Hashing
The <boost/int128/hash.hpp> header provides specializations of std::hash for uint128_t and int128_t, allowing the library types to be used as keys in std::unordered_map, std::unordered_set, and any other container that relies on std::hash.
#include <boost/int128/hash.hpp>
Specializations
namespace std {
template <>
struct hash<boost::int128::int128_t>
{
std::size_t operator()(boost::int128::int128_t v) const noexcept;
};
template <>
struct hash<boost::int128::uint128_t>
{
std::size_t operator()(boost::int128::uint128_t v) const noexcept;
};
} // namespace std
Each 64-bit half of the value is first run through a SplitMix64 finalizer so that every input bit influences the lower bits of the result.
This is necessary because std::hash<std::uint64_t> is permitted to truncate to std::size_t, which would lose the upper 32 bits on 32-bit platforms and cause distinct 128-bit values to collide.

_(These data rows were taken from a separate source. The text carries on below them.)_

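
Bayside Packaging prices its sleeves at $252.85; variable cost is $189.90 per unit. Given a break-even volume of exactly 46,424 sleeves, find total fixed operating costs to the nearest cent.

Contribution margin per unit = $252.85 − $189.90 = $62.95.
Since BE = FC / CM, FC = 46,424 × $62.95 = $2,922,390.80.

$2,922,390.80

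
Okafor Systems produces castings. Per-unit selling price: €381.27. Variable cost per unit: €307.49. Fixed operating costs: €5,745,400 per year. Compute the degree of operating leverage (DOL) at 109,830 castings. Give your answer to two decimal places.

At 109,830 units, contribution = 109,830 × €73.78 = €8,103,257.40.
EBIT = €8,103,257.40 − €5,745,400 = €2,357,857.40.
DOL = contribution ÷ EBIT = €8,103,257.40 ÷ €2,357,857.40 = 3.4367.

3.44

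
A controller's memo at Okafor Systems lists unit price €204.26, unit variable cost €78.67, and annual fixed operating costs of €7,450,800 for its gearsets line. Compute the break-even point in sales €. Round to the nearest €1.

CM per unit = €204.26 − €78.67 = €125.59; CM ratio = €125.59 / €204.26 = 0.6149.
Break-even sales = FC ÷ CM ratio = €7,450,800 × €204.26 / €125.59 = €12,118,006.

€12,118,006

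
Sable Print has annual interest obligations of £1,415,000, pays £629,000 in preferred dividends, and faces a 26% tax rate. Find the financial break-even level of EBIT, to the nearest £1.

Preferred dividends are paid after tax, so their pre-tax equivalent is £629,000 ÷ (1 − 0.26) = £850,000.00.
EPS = 0 when EBIT covers interest plus the pre-tax preferred burden: £1,415,000 + £850,000.00 = £2,265,000.00.

£2,265,000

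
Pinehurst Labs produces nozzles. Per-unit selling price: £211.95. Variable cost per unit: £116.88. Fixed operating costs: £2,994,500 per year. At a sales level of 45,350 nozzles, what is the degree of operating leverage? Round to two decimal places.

At 45,350 units, contribution = 45,350 × £95.07 = £4,311,424.50.
Operating income = contribution − fixed costs = £4,311,424.50 − £2,994,500 = £1,316,924.50.
Degree of operating leverage = £4,311,424.50 / £1,316,924.50 = 3.2739.

3.27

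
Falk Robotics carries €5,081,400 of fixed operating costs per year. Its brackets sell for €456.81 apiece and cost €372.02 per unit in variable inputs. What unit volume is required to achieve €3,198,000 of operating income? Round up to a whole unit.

97,646 brackets

Unit CM = price − variable cost = €456.81 − €372.02 = €84.79.
Units = (FC + target) / CM = (€5,081,400 + €3,198,000) / €84.79 = 97,645.95, so 97,646 brackets.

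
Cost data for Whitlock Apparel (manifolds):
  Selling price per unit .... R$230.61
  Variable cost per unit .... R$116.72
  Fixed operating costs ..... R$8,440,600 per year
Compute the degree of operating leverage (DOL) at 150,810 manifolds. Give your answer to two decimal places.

Total contribution margin = 150,810 × R$113.89 = R$17,175,750.90.
Subtracting fixed costs: EBIT = R$17,175,750.90 − R$8,440,600 = R$8,735,150.90.
Degree of operating leverage = R$17,175,750.90 / R$8,735,150.90 = 1.9663.

1.97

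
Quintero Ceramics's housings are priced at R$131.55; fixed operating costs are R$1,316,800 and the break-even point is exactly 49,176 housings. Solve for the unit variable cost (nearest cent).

R$104.77

Contribution per unit must be FC / Q = R$1,316,800 / 49,176 = R$26.7773.
Variable cost per unit = R$131.55 − R$26.7773 = R$104.77.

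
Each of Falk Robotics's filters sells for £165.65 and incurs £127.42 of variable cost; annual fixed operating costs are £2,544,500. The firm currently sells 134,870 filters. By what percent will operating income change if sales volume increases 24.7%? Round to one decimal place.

+48.8%

Contribution at this volume is 134,870 × £38.23 = £5,156,080.10.
EBIT = £5,156,080.10 − £2,544,500 = £2,611,580.10.
So DOL = total CM / EBIT = £5,156,080.10 / £2,611,580.10 = 1.9743.
%ΔEBIT = DOL × %ΔSales = 1.9743 × +24.7% = +48.8%.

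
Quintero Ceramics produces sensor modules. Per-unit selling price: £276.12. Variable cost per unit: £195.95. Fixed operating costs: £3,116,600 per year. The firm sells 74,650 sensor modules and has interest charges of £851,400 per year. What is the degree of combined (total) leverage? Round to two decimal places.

At 74,650 units, contribution = 74,650 × £80.17 = £5,984,690.50.
Subtracting fixed costs: EBIT = £5,984,690.50 − £3,116,600 = £2,868,090.50. Interest = £851,400.00.
DOL = £5,984,690.50 ÷ £2,868,090.50 = 2.0866; DFL = £2,868,090.50 ÷ £2,016,690.50 = 1.4222.
Combined leverage = 2.0866 × 1.4222 = 2.9676.

2.97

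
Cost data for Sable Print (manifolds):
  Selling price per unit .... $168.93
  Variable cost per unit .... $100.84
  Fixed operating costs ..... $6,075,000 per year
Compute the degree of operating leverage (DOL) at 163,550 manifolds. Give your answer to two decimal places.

Total contribution margin = 163,550 × $68.09 = $11,136,119.50.
Subtracting fixed costs: EBIT = $11,136,119.50 − $6,075,000 = $5,061,119.50.
Degree of operating leverage = $11,136,119.50 / $5,061,119.50 = 2.2003.

2.20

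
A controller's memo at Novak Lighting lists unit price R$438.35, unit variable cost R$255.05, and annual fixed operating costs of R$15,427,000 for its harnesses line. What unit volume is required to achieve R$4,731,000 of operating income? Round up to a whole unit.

Contribution margin per unit = R$438.35 − R$255.05 = R$183.30.
Need Q such that Q × R$183.30 − R$15,427,000 = R$4,731,000, i.e. Q = R$20,158,000 / R$183.30 = 109,972.72 → 109,973.

109,973 harnesses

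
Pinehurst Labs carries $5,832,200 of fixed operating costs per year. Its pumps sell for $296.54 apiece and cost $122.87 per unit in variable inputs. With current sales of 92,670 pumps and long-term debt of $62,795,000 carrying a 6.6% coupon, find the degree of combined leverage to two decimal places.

At 92,670 units, contribution = 92,670 × $173.67 = $16,093,998.90.
Subtracting fixed costs: EBIT = $16,093,998.90 − $5,832,200 = $10,261,798.90. Interest = $4,144,470.00.
DOL = $16,093,998.90 ÷ $10,261,798.90 = 1.5683; DFL = $10,261,798.90 ÷ $6,117,328.90 = 1.6775.
DCL = DOL × DFL = 1.5683 × 1.6775 = 2.6308.

2.63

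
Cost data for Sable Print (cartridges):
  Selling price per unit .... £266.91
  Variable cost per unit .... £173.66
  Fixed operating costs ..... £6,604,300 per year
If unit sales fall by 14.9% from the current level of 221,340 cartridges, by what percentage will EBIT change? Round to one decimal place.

At 221,340 units, contribution = 221,340 × £93.25 = £20,639,955.00.
Operating income = contribution − fixed costs = £20,639,955.00 − £6,604,300 = £14,035,655.00.
DOL = contribution ÷ EBIT = £20,639,955.00 ÷ £14,035,655.00 = 1.4705.
%ΔEBIT = DOL × %ΔSales = 1.4705 × -14.9% = -21.9%.

-21.9%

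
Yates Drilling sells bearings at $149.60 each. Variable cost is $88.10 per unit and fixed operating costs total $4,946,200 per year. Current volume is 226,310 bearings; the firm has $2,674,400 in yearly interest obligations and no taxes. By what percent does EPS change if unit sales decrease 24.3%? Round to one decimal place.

Contribution at this volume is 226,310 × $61.50 = $13,918,065.00.
Subtracting fixed costs: EBIT = $13,918,065.00 − $4,946,200 = $8,971,865.00.
Interest = $2,674,400.00, so EBIT − I = $6,297,465.00.
Degree of combined leverage = contribution ÷ (EBIT − I) = $13,918,065.00 ÷ $6,297,465.00 = 2.2101.
%ΔEPS = DCL × %ΔSales = 2.2101 × -24.3% = -53.7%.

-53.7%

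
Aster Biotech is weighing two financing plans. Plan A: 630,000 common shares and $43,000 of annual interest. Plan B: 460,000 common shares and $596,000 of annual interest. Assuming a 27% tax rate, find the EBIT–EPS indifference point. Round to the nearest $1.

$2,092,353

Set EPS_A = EPS_B: (EBIT − $43,000)(1 − 0.27) ÷ 630,000 = (EBIT − $596,000)(1 − 0.27) ÷ 460,000.
The (1 − t) factor cancels: (EBIT − 43,000) × 460,000 = (EBIT − 596,000) × 630,000.
EBIT × (630,000 − 460,000) = 596,000 × 630,000 − 43,000 × 460,000 = 355,700,000,000, so EBIT = 355,700,000,000 ÷ 170,000 = 2,092,352.94.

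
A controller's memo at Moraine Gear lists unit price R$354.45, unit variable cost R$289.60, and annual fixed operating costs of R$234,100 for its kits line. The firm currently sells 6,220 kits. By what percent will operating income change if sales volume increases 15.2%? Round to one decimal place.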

The two finalized halves are then combined with the boost::hash_combine mixing formula.
Guarantees
-
Two values comparing equal under
operator==produce the same hash. -
For any non-zero
v,std::hash<int128_t>{}(v) != std::hash<int128_t>{}(-v). -
The mixing function is asymmetric, so
{high, low}and{low, high}do not collide except by chance. -
The hash value is implementation-defined and may differ across platforms, compilers, or library versions. Do not persist hash values across runs.